Hey Brad, I appreciate your response.

However, my eyes glazed over hitting "op amp with hysteresis", and "zener diode", and looking at what appears to be an electrical diagram?? I'm so far out of my element right now, it's like Mt Everest. :-\ Keep in mind, I didn't even know what the symbol for AC and DC was until two months ago, have had no classes or training or education, other than what I've been able to google. And trying to google anything technical like an op amp with hysteresis, I'm doing good to just find op amp, and looking at a wiki definition of it, it might as well be greek. There any way you can dumb this down for me?


It sounds as though you want to test your backup power supply, correct?

Otherwise you might as well charge the batteries from house power (as AudioGuru suggests).

A simple op amp with hysteresis will detect when the battery bank is low. At 10.5V the output turns on.
At 14.4 V it turns off (typical cycle for a 12V system).



The zener diode can be any value. The simulation has a 5.6V.

Adjustment is tricky. If you use a comparator instead of an op amp, then you would switch a few components around.
 

There is a chance your charge controller has an output terminal which could control a relay. It starts charging when the battery drops to 10.5 V, and stops charging at 14.4 V (approximately). It just so happens that you want the relay to activate in sync with the controller. The instructions will tell what is possible.

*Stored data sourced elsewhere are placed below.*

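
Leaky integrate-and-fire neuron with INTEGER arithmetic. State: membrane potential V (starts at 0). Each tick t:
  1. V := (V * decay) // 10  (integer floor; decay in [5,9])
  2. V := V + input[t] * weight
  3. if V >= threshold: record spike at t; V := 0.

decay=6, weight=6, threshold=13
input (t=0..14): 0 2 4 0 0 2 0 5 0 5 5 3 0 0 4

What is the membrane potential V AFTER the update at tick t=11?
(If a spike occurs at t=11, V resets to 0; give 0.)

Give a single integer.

Answer: 0

Derivation:
t=0: input=0 -> V=0
t=1: input=2 -> V=12
t=2: input=4 -> V=0 FIRE
t=3: input=0 -> V=0
t=4: input=0 -> V=0
t=5: input=2 -> V=12
t=6: input=0 -> V=7
t=7: input=5 -> V=0 FIRE
t=8: input=0 -> V=0
t=9: input=5 -> V=0 FIRE
t=10: input=5 -> V=0 FIRE
t=11: input=3 -> V=0 FIRE
t=12: input=0 -> V=0
t=13: input=0 -> V=0
t=14: input=4 -> V=0 FIRE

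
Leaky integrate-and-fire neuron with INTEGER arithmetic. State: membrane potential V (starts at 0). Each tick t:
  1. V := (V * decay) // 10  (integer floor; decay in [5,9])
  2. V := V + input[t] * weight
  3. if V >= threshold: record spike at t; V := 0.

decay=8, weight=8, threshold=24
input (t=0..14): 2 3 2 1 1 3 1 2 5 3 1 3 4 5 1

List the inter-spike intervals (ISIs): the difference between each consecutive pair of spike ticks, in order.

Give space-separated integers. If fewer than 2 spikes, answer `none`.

Answer: 3 1 3 1 2 1 1

Derivation:
t=0: input=2 -> V=16
t=1: input=3 -> V=0 FIRE
t=2: input=2 -> V=16
t=3: input=1 -> V=20
t=4: input=1 -> V=0 FIRE
t=5: input=3 -> V=0 FIRE
t=6: input=1 -> V=8
t=7: input=2 -> V=22
t=8: input=5 -> V=0 FIRE
t=9: input=3 -> V=0 FIRE
t=10: input=1 -> V=8
t=11: input=3 -> V=0 FIRE
t=12: input=4 -> V=0 FIRE
t=13: input=5 -> V=0 FIRE
t=14: input=1 -> V=8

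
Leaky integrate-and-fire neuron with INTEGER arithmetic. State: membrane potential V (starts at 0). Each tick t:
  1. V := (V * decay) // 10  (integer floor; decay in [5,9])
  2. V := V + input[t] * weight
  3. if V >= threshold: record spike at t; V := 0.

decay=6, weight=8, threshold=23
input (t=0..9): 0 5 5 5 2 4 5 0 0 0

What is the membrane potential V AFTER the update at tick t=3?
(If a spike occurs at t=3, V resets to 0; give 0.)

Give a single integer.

Answer: 0

Derivation:
t=0: input=0 -> V=0
t=1: input=5 -> V=0 FIRE
t=2: input=5 -> V=0 FIRE
t=3: input=5 -> V=0 FIRE
t=4: input=2 -> V=16
t=5: input=4 -> V=0 FIRE
t=6: input=5 -> V=0 FIRE
t=7: input=0 -> V=0
t=8: input=0 -> V=0
t=9: input=0 -> V=0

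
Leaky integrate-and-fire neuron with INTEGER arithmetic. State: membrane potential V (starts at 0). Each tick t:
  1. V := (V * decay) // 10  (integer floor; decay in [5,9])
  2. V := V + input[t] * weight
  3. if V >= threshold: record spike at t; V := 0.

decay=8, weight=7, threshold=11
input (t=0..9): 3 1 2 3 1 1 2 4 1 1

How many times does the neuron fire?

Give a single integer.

Answer: 7

Derivation:
t=0: input=3 -> V=0 FIRE
t=1: input=1 -> V=7
t=2: input=2 -> V=0 FIRE
t=3: input=3 -> V=0 FIRE
t=4: input=1 -> V=7
t=5: input=1 -> V=0 FIRE
t=6: input=2 -> V=0 FIRE
t=7: input=4 -> V=0 FIRE
t=8: input=1 -> V=7
t=9: input=1 -> V=0 FIRE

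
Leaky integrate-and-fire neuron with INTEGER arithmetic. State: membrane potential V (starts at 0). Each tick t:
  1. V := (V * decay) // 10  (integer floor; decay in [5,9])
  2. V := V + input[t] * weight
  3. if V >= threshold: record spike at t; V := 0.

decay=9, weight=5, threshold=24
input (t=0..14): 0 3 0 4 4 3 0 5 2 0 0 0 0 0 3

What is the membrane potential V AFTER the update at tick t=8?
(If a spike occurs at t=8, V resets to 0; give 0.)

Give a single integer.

Answer: 10

Derivation:
t=0: input=0 -> V=0
t=1: input=3 -> V=15
t=2: input=0 -> V=13
t=3: input=4 -> V=0 FIRE
t=4: input=4 -> V=20
t=5: input=3 -> V=0 FIRE
t=6: input=0 -> V=0
t=7: input=5 -> V=0 FIRE
t=8: input=2 -> V=10
t=9: input=0 -> V=9
t=10: input=0 -> V=8
t=11: input=0 -> V=7
t=12: input=0 -> V=6
t=13: input=0 -> V=5
t=14: input=3 -> V=19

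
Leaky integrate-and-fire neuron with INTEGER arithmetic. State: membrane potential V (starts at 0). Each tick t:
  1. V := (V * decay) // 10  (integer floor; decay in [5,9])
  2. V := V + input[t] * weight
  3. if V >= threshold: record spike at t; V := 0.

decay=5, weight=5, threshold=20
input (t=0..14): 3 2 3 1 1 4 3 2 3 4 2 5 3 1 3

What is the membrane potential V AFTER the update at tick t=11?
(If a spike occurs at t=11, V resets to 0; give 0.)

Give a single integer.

t=0: input=3 -> V=15
t=1: input=2 -> V=17
t=2: input=3 -> V=0 FIRE
t=3: input=1 -> V=5
t=4: input=1 -> V=7
t=5: input=4 -> V=0 FIRE
t=6: input=3 -> V=15
t=7: input=2 -> V=17
t=8: input=3 -> V=0 FIRE
t=9: input=4 -> V=0 FIRE
t=10: input=2 -> V=10
t=11: input=5 -> V=0 FIRE
t=12: input=3 -> V=15
t=13: input=1 -> V=12
t=14: input=3 -> V=0 FIRE

Answer: 0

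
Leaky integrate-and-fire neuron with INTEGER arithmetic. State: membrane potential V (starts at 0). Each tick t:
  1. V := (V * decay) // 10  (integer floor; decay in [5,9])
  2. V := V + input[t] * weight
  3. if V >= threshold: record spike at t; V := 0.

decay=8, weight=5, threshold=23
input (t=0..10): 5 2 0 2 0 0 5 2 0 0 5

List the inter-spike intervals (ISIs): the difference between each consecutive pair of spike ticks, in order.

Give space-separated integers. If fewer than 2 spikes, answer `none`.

t=0: input=5 -> V=0 FIRE
t=1: input=2 -> V=10
t=2: input=0 -> V=8
t=3: input=2 -> V=16
t=4: input=0 -> V=12
t=5: input=0 -> V=9
t=6: input=5 -> V=0 FIRE
t=7: input=2 -> V=10
t=8: input=0 -> V=8
t=9: input=0 -> V=6
t=10: input=5 -> V=0 FIRE

Answer: 6 4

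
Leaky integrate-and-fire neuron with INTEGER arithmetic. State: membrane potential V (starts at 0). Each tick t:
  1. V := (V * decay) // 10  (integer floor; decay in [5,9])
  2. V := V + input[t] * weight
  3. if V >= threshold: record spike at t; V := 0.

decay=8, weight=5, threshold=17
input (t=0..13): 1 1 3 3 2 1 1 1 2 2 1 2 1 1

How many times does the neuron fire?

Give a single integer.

Answer: 4

Derivation:
t=0: input=1 -> V=5
t=1: input=1 -> V=9
t=2: input=3 -> V=0 FIRE
t=3: input=3 -> V=15
t=4: input=2 -> V=0 FIRE
t=5: input=1 -> V=5
t=6: input=1 -> V=9
t=7: input=1 -> V=12
t=8: input=2 -> V=0 FIRE
t=9: input=2 -> V=10
t=10: input=1 -> V=13
t=11: input=2 -> V=0 FIRE
t=12: input=1 -> V=5
t=13: input=1 -> V=9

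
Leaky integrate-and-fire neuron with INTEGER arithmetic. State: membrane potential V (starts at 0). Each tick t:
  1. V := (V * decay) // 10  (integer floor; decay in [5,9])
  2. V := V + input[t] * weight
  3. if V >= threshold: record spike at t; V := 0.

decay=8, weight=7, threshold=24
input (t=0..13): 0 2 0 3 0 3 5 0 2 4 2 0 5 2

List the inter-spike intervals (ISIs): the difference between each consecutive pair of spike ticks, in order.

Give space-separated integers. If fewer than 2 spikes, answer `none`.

t=0: input=0 -> V=0
t=1: input=2 -> V=14
t=2: input=0 -> V=11
t=3: input=3 -> V=0 FIRE
t=4: input=0 -> V=0
t=5: input=3 -> V=21
t=6: input=5 -> V=0 FIRE
t=7: input=0 -> V=0
t=8: input=2 -> V=14
t=9: input=4 -> V=0 FIRE
t=10: input=2 -> V=14
t=11: input=0 -> V=11
t=12: input=5 -> V=0 FIRE
t=13: input=2 -> V=14

Answer: 3 3 3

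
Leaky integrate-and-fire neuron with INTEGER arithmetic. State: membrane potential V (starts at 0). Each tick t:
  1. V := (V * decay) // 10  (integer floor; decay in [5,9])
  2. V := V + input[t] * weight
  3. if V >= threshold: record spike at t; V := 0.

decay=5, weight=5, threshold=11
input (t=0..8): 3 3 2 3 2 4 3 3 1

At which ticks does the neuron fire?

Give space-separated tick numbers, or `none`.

Answer: 0 1 3 5 6 7

Derivation:
t=0: input=3 -> V=0 FIRE
t=1: input=3 -> V=0 FIRE
t=2: input=2 -> V=10
t=3: input=3 -> V=0 FIRE
t=4: input=2 -> V=10
t=5: input=4 -> V=0 FIRE
t=6: input=3 -> V=0 FIRE
t=7: input=3 -> V=0 FIRE
t=8: input=1 -> V=5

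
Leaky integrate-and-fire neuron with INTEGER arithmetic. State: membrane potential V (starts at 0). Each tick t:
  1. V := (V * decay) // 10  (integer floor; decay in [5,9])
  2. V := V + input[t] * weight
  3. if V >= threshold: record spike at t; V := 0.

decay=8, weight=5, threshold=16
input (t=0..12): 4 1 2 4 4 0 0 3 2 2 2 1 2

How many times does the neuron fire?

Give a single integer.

t=0: input=4 -> V=0 FIRE
t=1: input=1 -> V=5
t=2: input=2 -> V=14
t=3: input=4 -> V=0 FIRE
t=4: input=4 -> V=0 FIRE
t=5: input=0 -> V=0
t=6: input=0 -> V=0
t=7: input=3 -> V=15
t=8: input=2 -> V=0 FIRE
t=9: input=2 -> V=10
t=10: input=2 -> V=0 FIRE
t=11: input=1 -> V=5
t=12: input=2 -> V=14

Answer: 5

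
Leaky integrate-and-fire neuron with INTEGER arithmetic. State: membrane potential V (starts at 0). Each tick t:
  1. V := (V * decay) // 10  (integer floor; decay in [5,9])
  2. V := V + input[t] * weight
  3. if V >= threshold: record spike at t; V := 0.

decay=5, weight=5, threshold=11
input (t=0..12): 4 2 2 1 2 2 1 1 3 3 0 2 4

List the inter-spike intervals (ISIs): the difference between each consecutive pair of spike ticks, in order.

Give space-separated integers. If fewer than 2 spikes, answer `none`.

t=0: input=4 -> V=0 FIRE
t=1: input=2 -> V=10
t=2: input=2 -> V=0 FIRE
t=3: input=1 -> V=5
t=4: input=2 -> V=0 FIRE
t=5: input=2 -> V=10
t=6: input=1 -> V=10
t=7: input=1 -> V=10
t=8: input=3 -> V=0 FIRE
t=9: input=3 -> V=0 FIRE
t=10: input=0 -> V=0
t=11: input=2 -> V=10
t=12: input=4 -> V=0 FIRE

Answer: 2 2 4 1 3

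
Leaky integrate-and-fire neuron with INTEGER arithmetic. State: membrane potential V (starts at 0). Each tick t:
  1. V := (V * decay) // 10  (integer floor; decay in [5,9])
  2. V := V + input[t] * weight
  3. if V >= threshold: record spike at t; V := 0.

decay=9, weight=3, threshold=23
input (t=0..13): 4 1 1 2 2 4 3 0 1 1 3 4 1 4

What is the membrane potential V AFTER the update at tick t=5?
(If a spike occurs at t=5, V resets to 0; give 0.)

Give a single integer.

t=0: input=4 -> V=12
t=1: input=1 -> V=13
t=2: input=1 -> V=14
t=3: input=2 -> V=18
t=4: input=2 -> V=22
t=5: input=4 -> V=0 FIRE
t=6: input=3 -> V=9
t=7: input=0 -> V=8
t=8: input=1 -> V=10
t=9: input=1 -> V=12
t=10: input=3 -> V=19
t=11: input=4 -> V=0 FIRE
t=12: input=1 -> V=3
t=13: input=4 -> V=14

Answer: 0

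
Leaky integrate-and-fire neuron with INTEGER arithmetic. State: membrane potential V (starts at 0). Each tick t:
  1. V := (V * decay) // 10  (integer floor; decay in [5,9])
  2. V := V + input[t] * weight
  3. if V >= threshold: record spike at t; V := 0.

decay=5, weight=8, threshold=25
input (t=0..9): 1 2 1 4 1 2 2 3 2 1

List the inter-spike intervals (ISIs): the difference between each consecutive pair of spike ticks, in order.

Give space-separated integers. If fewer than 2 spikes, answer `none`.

t=0: input=1 -> V=8
t=1: input=2 -> V=20
t=2: input=1 -> V=18
t=3: input=4 -> V=0 FIRE
t=4: input=1 -> V=8
t=5: input=2 -> V=20
t=6: input=2 -> V=0 FIRE
t=7: input=3 -> V=24
t=8: input=2 -> V=0 FIRE
t=9: input=1 -> V=8

Answer: 3 2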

Of course the controller needs to have power in idle periods, so it can detect battery voltage, and turn on a relay.

As for my schematic, it shows a 'voltage range detection kind of a relay', as you referred to in your initial post.

The op amp (operational amplifier) is the most useful and versatile device, and easy to use, which can be made to respond to your battery volt level, and switch a relay on and off.

An op amp is contained on a single IC. Typical price less than a dollar.

Hysteresis is the method to create one level for switch-on, and another level for switch-off.

I once looked at many charge controller schematics, while I was constructing my own backup home power system. I don't recall seeing any with a simpler method than to use op amps in this role.

It may be possible to find a ready-made unit for this purpose, if you check catalogs from suppliers of home power equipment.
 

If you really want to make this thing simple for you, I would also suggest not to use motor & generator. As you stated, your generator produces around 115v, then maybe your controller supports 220v household supply. You have to see what is your charger's input voltage. If you are not sure about your charger, can you look into any printed label on it? And if it hasn't one, you can open it to see its circuit. Until you are sure if all parameters match with each other, you cannot hook them up. But as you said its a 30A charger, it can charge 260Ah battery pack very well. I guess your batteries are connected in series (12+12+12=36v)...
Is there any specific reason to convert electrical energy to mechanical, then again to electrical???
The most simplest one will be to plug in your charger to your house supply (if it supports).
 

You mentioned that your idea will save money because maybe the electricity your motor and generator produce will cost less than the electricity from your electrical utility company. IMPOSSIBLE!
Your transformer gets hot, your motor gets hot, your generator gets hot, your charge controller gets hot and the battery also might get hot. The heat is WASTED electricity that you have paid for.

A battery is used to supply electricity to an inverter in a home in a third world country where electricity is frequently cut off because there is not enough electricity available for everyone.

A battery produces DC, but almost everything in your home runs from AC. Your battery is 36V but almost everything in your home uses a much higher voltage.

You did not say the battery will power a DC to higher voltage AC inverter. It will also waste expensive electricity by getting hot.